Some people are calling this a great opportunity for children to learn not to believe everything they read. But how are children to learn if they question everything their teachers say? Or everything they read in state-approved textbooks? Are fourth-graders supposed to fact-check the material we ask them to read? If so, how exactly are they supposed to do it? If they learn anything from this sorry episode it should be not to trust material they find on the internet, where anyone can post anything.
So should we take them to the libraries at VMI or Washington and Lee [the two local colleges] so they can do their own research? I think they might be a little young for that.
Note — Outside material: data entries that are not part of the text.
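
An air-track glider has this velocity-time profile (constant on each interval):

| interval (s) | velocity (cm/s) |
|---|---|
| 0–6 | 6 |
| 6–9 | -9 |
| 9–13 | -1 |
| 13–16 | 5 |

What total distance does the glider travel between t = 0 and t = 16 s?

82 cm

Total distance travelled is ∫|v| dt — sum the magnitudes of each area piece.
0–6 s: |6| × 6 = 36 cm
6–9 s: |-9| × 3 = 27 cm
9–13 s: |-1| × 4 = 4 cm
13–16 s: |5| × 3 = 15 cm
Total distance = 82 cm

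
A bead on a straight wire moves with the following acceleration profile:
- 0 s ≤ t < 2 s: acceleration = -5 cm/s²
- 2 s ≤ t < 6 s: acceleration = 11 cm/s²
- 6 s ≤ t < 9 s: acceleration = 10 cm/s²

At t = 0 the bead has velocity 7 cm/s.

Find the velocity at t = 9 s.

71 cm/s

Δv equals the area under the a-t graph; then v = v₀ + Δv.
0–2 s: -5 × 2 = -10 cm/s
2–6 s: 11 × 4 = 44 cm/s
6–9 s: 10 × 3 = 30 cm/s
Δv = 64 cm/s, so v(9) = 7 + (64) = 71 cm/s.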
This is not a learning opportunity or “teachable moment” for our children. It is a wake-up call for parents and anyone else who cares about the education of young Virginians. We need to get amateurishness and propaganda (where do you think Masoff got her ‘information’ from?) out of the classroom. And it is important too that our children learn that there is such a thing as truth, that one source is not just as good as another, and that there are facts, not just different opinions. It would be nice if the people in Richmond realized this too and chose a textbook written by a real expert next time.
Any suggestions for improvement will be gratefully received.
UPDATE: the letter was published and several people have said they liked it. Tomorrow (Wednesday) I'll find out whether anyone has responded.